China-flag-chinese-AP Representational image | AP

Despite the visible impact of the COVID-19 pandemic and the worst floods on record, China’s leadership has remained bullish on the claim that it was on track to abolish absolute poverty by 2020.

Absolute poverty is measured by the number of those living under a certain income level dubbed the poverty line—that line being below 2,300 yuan per year at 2010 prices (less than a dollar a day).

Now, the country’s state-run news channel CGTN has claimed that the goal has been met, as Chinese authorities removed the last districts from the “poverty list”. The claim is that China has “eliminated” absolute poverty a month before its self-imposed deadline, after nine counties in the impoverished district of Guizhou were removed from the poverty list.

Earlier, counties from the Xinjiang Uyghur Autonomous Region, Ningxia Hui Autonomous Region, Guangxi Zhuang Autonomous Region, Yunnan Province, Sichuan Province and Gansu Province were removed from this list. “In the past seven years, 10 million people were lifted out of penury in China on average every year,” the CGTN report notes.

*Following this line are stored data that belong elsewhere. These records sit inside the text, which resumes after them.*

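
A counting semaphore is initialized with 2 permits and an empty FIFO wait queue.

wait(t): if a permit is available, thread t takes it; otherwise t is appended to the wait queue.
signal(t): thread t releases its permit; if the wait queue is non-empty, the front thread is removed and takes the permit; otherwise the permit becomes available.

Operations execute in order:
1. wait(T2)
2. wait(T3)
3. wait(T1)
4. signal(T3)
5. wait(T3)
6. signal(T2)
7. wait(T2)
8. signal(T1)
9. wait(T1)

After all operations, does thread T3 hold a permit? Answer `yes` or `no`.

Answer: yes

Derivation:
Step 1: wait(T2) -> count=1 queue=[] holders={T2}
Step 2: wait(T3) -> count=0 queue=[] holders={T2,T3}
Step 3: wait(T1) -> count=0 queue=[T1] holders={T2,T3}
Step 4: signal(T3) -> count=0 queue=[] holders={T1,T2}
Step 5: wait(T3) -> count=0 queue=[T3] holders={T1,T2}
Step 6: signal(T2) -> count=0 queue=[] holders={T1,T3}
Step 7: wait(T2) -> count=0 queue=[T2] holders={T1,T3}
Step 8: signal(T1) -> count=0 queue=[] holders={T2,T3}
Step 9: wait(T1) -> count=0 queue=[T1] holders={T2,T3}
Final holders: {T2,T3} -> T3 in holders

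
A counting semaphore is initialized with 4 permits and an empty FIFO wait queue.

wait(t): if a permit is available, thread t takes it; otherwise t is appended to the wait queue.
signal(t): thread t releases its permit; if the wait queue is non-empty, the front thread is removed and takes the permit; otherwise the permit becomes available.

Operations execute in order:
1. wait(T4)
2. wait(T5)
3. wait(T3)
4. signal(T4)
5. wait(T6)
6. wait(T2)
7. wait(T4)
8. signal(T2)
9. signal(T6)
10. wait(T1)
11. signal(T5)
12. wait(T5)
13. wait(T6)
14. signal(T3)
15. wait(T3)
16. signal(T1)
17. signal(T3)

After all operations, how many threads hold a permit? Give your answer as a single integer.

Answer: 3

Derivation:
Step 1: wait(T4) -> count=3 queue=[] holders={T4}
Step 2: wait(T5) -> count=2 queue=[] holders={T4,T5}
Step 3: wait(T3) -> count=1 queue=[] holders={T3,T4,T5}
Step 4: signal(T4) -> count=2 queue=[] holders={T3,T5}
Step 5: wait(T6) -> count=1 queue=[] holders={T3,T5,T6}
Step 6: wait(T2) -> count=0 queue=[] holders={T2,T3,T5,T6}
Step 7: wait(T4) -> count=0 queue=[T4] holders={T2,T3,T5,T6}
Step 8: signal(T2) -> count=0 queue=[] holders={T3,T4,T5,T6}
Step 9: signal(T6) -> count=1 queue=[] holders={T3,T4,T5}
Step 10: wait(T1) -> count=0 queue=[] holders={T1,T3,T4,T5}
Step 11: signal(T5) -> count=1 queue=[] holders={T1,T3,T4}
Step 12: wait(T5) -> count=0 queue=[] holders={T1,T3,T4,T5}
Step 13: wait(T6) -> count=0 queue=[T6] holders={T1,T3,T4,T5}
Step 14: signal(T3) -> count=0 queue=[] holders={T1,T4,T5,T6}
Step 15: wait(T3) -> count=0 queue=[T3] holders={T1,T4,T5,T6}
Step 16: signal(T1) -> count=0 queue=[] holders={T3,T4,T5,T6}
Step 17: signal(T3) -> count=1 queue=[] holders={T4,T5,T6}
Final holders: {T4,T5,T6} -> 3 thread(s)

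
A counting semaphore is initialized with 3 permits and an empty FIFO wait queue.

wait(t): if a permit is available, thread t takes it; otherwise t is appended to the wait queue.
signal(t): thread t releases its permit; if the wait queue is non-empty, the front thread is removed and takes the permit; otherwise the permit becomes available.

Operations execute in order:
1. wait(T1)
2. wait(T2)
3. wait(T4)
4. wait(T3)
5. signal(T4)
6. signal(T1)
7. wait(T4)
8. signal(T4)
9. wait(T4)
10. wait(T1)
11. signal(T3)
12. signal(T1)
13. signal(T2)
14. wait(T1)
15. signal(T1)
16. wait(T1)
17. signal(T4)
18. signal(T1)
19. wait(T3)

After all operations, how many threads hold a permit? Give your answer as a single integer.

Answer: 1

Derivation:
Step 1: wait(T1) -> count=2 queue=[] holders={T1}
Step 2: wait(T2) -> count=1 queue=[] holders={T1,T2}
Step 3: wait(T4) -> count=0 queue=[] holders={T1,T2,T4}
Step 4: wait(T3) -> count=0 queue=[T3] holders={T1,T2,T4}
Step 5: signal(T4) -> count=0 queue=[] holders={T1,T2,T3}
Step 6: signal(T1) -> count=1 queue=[] holders={T2,T3}
Step 7: wait(T4) -> count=0 queue=[] holders={T2,T3,T4}
Step 8: signal(T4) -> count=1 queue=[] holders={T2,T3}
Step 9: wait(T4) -> count=0 queue=[] holders={T2,T3,T4}
Step 10: wait(T1) -> count=0 queue=[T1] holders={T2,T3,T4}
Step 11: signal(T3) -> count=0 queue=[] holders={T1,T2,T4}
Step 12: signal(T1) -> count=1 queue=[] holders={T2,T4}
Step 13: signal(T2) -> count=2 queue=[] holders={T4}
Step 14: wait(T1) -> count=1 queue=[] holders={T1,T4}
Step 15: signal(T1) -> count=2 queue=[] holders={T4}
Step 16: wait(T1) -> count=1 queue=[] holders={T1,T4}
Step 17: signal(T4) -> count=2 queue=[] holders={T1}
Step 18: signal(T1) -> count=3 queue=[] holders={none}
Step 19: wait(T3) -> count=2 queue=[] holders={T3}
Final holders: {T3} -> 1 thread(s)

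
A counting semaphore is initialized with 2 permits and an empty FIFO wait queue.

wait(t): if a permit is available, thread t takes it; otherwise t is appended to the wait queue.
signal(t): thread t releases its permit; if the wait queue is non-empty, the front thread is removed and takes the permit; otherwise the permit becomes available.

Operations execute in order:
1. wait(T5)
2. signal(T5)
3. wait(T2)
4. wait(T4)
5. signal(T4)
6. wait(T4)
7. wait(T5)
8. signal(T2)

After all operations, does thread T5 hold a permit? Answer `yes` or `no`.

Step 1: wait(T5) -> count=1 queue=[] holders={T5}
Step 2: signal(T5) -> count=2 queue=[] holders={none}
Step 3: wait(T2) -> count=1 queue=[] holders={T2}
Step 4: wait(T4) -> count=0 queue=[] holders={T2,T4}
Step 5: signal(T4) -> count=1 queue=[] holders={T2}
Step 6: wait(T4) -> count=0 queue=[] holders={T2,T4}
Step 7: wait(T5) -> count=0 queue=[T5] holders={T2,T4}
Step 8: signal(T2) -> count=0 queue=[] holders={T4,T5}
Final holders: {T4,T5} -> T5 in holders

Answer: yes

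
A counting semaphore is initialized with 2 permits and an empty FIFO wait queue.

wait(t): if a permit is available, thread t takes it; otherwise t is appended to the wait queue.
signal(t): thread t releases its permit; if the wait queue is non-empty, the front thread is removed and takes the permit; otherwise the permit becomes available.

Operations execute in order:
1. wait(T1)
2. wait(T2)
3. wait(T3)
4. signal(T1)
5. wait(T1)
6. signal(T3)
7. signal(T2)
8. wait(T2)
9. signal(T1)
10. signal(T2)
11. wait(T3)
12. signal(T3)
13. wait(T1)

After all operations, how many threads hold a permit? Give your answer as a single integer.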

Measurements of poverty are often contested for their accuracy. In 2015, the World Bank raised its poverty line to $1.90 a day. Even by this new line, however, Dr Tan Weiping, Deputy director of the International Poverty Reduction Center in China wrote that “from 1981 to 2013, China lifted 850 million people out of poverty, with the percentage of people living in extreme poverty falling from 88 per cent to 1.85 per cent.”

But China’s policies have also been criticised for shifting the goalposts in terms of how it deals with poverty.

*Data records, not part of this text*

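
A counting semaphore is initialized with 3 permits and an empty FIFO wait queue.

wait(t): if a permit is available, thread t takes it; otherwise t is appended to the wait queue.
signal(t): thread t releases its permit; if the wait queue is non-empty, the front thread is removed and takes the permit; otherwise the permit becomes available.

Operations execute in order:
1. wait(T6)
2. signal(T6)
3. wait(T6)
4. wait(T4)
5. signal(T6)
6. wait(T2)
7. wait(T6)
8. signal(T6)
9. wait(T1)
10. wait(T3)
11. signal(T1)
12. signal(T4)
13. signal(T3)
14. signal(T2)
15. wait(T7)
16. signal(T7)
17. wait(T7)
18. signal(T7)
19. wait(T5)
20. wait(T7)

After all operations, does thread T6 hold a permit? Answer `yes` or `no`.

Answer: no

Derivation:
Step 1: wait(T6) -> count=2 queue=[] holders={T6}
Step 2: signal(T6) -> count=3 queue=[] holders={none}
Step 3: wait(T6) -> count=2 queue=[] holders={T6}
Step 4: wait(T4) -> count=1 queue=[] holders={T4,T6}
Step 5: signal(T6) -> count=2 queue=[] holders={T4}
Step 6: wait(T2) -> count=1 queue=[] holders={T2,T4}
Step 7: wait(T6) -> count=0 queue=[] holders={T2,T4,T6}
Step 8: signal(T6) -> count=1 queue=[] holders={T2,T4}
Step 9: wait(T1) -> count=0 queue=[] holders={T1,T2,T4}
Step 10: wait(T3) -> count=0 queue=[T3] holders={T1,T2,T4}
Step 11: signal(T1) -> count=0 queue=[] holders={T2,T3,T4}
Step 12: signal(T4) -> count=1 queue=[] holders={T2,T3}
Step 13: signal(T3) -> count=2 queue=[] holders={T2}
Step 14: signal(T2) -> count=3 queue=[] holders={none}
Step 15: wait(T7) -> count=2 queue=[] holders={T7}
Step 16: signal(T7) -> count=3 queue=[] holders={none}
Step 17: wait(T7) -> count=2 queue=[] holders={T7}
Step 18: signal(T7) -> count=3 queue=[] holders={none}
Step 19: wait(T5) -> count=2 queue=[] holders={T5}
Step 20: wait(T7) -> count=1 queue=[] holders={T5,T7}
Final holders: {T5,T7} -> T6 not in holders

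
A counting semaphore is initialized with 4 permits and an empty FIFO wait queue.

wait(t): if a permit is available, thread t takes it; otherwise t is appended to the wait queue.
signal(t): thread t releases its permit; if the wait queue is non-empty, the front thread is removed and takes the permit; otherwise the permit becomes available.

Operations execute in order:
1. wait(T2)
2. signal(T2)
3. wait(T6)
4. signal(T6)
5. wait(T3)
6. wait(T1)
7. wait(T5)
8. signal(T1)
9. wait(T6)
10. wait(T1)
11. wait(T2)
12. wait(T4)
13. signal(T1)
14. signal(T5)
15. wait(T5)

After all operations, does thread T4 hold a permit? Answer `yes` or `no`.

Answer: yes

Derivation:
Step 1: wait(T2) -> count=3 queue=[] holders={T2}
Step 2: signal(T2) -> count=4 queue=[] holders={none}
Step 3: wait(T6) -> count=3 queue=[] holders={T6}
Step 4: signal(T6) -> count=4 queue=[] holders={none}
Step 5: wait(T3) -> count=3 queue=[] holders={T3}
Step 6: wait(T1) -> count=2 queue=[] holders={T1,T3}
Step 7: wait(T5) -> count=1 queue=[] holders={T1,T3,T5}
Step 8: signal(T1) -> count=2 queue=[] holders={T3,T5}
Step 9: wait(T6) -> count=1 queue=[] holders={T3,T5,T6}
Step 10: wait(T1) -> count=0 queue=[] holders={T1,T3,T5,T6}
Step 11: wait(T2) -> count=0 queue=[T2] holders={T1,T3,T5,T6}
Step 12: wait(T4) -> count=0 queue=[T2,T4] holders={T1,T3,T5,T6}
Step 13: signal(T1) -> count=0 queue=[T4] holders={T2,T3,T5,T6}
Step 14: signal(T5) -> count=0 queue=[] holders={T2,T3,T4,T6}
Step 15: wait(T5) -> count=0 queue=[T5] holders={T2,T3,T4,T6}
Final holders: {T2,T3,T4,T6} -> T4 in holders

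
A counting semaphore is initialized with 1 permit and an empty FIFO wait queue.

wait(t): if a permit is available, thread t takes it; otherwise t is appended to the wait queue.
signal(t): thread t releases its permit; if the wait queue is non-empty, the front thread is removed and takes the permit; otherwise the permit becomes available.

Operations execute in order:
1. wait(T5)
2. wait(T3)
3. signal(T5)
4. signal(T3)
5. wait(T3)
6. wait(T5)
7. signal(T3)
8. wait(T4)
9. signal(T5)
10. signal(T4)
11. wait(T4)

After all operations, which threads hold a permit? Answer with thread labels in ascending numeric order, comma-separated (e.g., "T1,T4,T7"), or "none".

Answer: T4

Derivation:
Step 1: wait(T5) -> count=0 queue=[] holders={T5}
Step 2: wait(T3) -> count=0 queue=[T3] holders={T5}
Step 3: signal(T5) -> count=0 queue=[] holders={T3}
Step 4: signal(T3) -> count=1 queue=[] holders={none}
Step 5: wait(T3) -> count=0 queue=[] holders={T3}
Step 6: wait(T5) -> count=0 queue=[T5] holders={T3}
Step 7: signal(T3) -> count=0 queue=[] holders={T5}
Step 8: wait(T4) -> count=0 queue=[T4] holders={T5}
Step 9: signal(T5) -> count=0 queue=[] holders={T4}
Step 10: signal(T4) -> count=1 queue=[] holders={none}
Step 11: wait(T4) -> count=0 queue=[] holders={T4}
Final holders: T4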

In 2014, Chinese President Xi Jinping launched the ‘Targeted Poverty Alleviation Strategy’, a year after setting the national goal of eliminating absolute poverty by the end of 2020. China appeared on track to make this promise, however, COVID-19 led to the country’s GDP shrinking in the first quarter for the first time in four decades.

A 2019 study observed how China has used resettlement as a tool for poverty alleviation, moving millions from poorer rural areas to high-density urban settlements. The Financial Times has also reported on how the government has taken to resettling citizens from the poorest or most deprived provinces to more urban areas—such as in the case of the Cliff Village. This process may end up being seen as more of an administrative exercise than one reflected in actual increases in living standards.

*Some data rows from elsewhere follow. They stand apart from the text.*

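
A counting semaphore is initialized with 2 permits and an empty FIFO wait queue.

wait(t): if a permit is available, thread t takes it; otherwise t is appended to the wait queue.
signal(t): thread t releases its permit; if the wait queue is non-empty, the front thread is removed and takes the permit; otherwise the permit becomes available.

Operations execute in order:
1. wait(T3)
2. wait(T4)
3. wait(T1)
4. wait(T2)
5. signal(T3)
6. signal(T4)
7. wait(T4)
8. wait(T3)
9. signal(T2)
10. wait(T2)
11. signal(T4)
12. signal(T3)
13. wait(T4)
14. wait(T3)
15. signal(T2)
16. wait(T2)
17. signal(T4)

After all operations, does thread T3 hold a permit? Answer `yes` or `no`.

Step 1: wait(T3) -> count=1 queue=[] holders={T3}
Step 2: wait(T4) -> count=0 queue=[] holders={T3,T4}
Step 3: wait(T1) -> count=0 queue=[T1] holders={T3,T4}
Step 4: wait(T2) -> count=0 queue=[T1,T2] holders={T3,T4}
Step 5: signal(T3) -> count=0 queue=[T2] holders={T1,T4}
Step 6: signal(T4) -> count=0 queue=[] holders={T1,T2}
Step 7: wait(T4) -> count=0 queue=[T4] holders={T1,T2}
Step 8: wait(T3) -> count=0 queue=[T4,T3] holders={T1,T2}
Step 9: signal(T2) -> count=0 queue=[T3] holders={T1,T4}
Step 10: wait(T2) -> count=0 queue=[T3,T2] holders={T1,T4}
Step 11: signal(T4) -> count=0 queue=[T2] holders={T1,T3}
Step 12: signal(T3) -> count=0 queue=[] holders={T1,T2}
Step 13: wait(T4) -> count=0 queue=[T4] holders={T1,T2}
Step 14: wait(T3) -> count=0 queue=[T4,T3] holders={T1,T2}
Step 15: signal(T2) -> count=0 queue=[T3] holders={T1,T4}
Step 16: wait(T2) -> count=0 queue=[T3,T2] holders={T1,T4}
Step 17: signal(T4) -> count=0 queue=[T2] holders={T1,T3}
Final holders: {T1,T3} -> T3 in holders

Answer: yes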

As China has developed economically, income inequality has also skyrocketed. In May, Chinese Premier Li Keqiang said that over 600 million people have a monthly income of less than 1,600 yuan ($140), which he said was not enough to afford an apartment in a Chinese city. However, he said that five million people were living below the official poverty line, and asserted the government's committment to reducing absolute poverty to zero by the end of the year despite the challenge posed by COVID-19 and resultant unemployment.

Addressing economic inequality will be the next challenge for China, now that the hurdle of overcoming absolute poverty is officially deemed overcome by the state.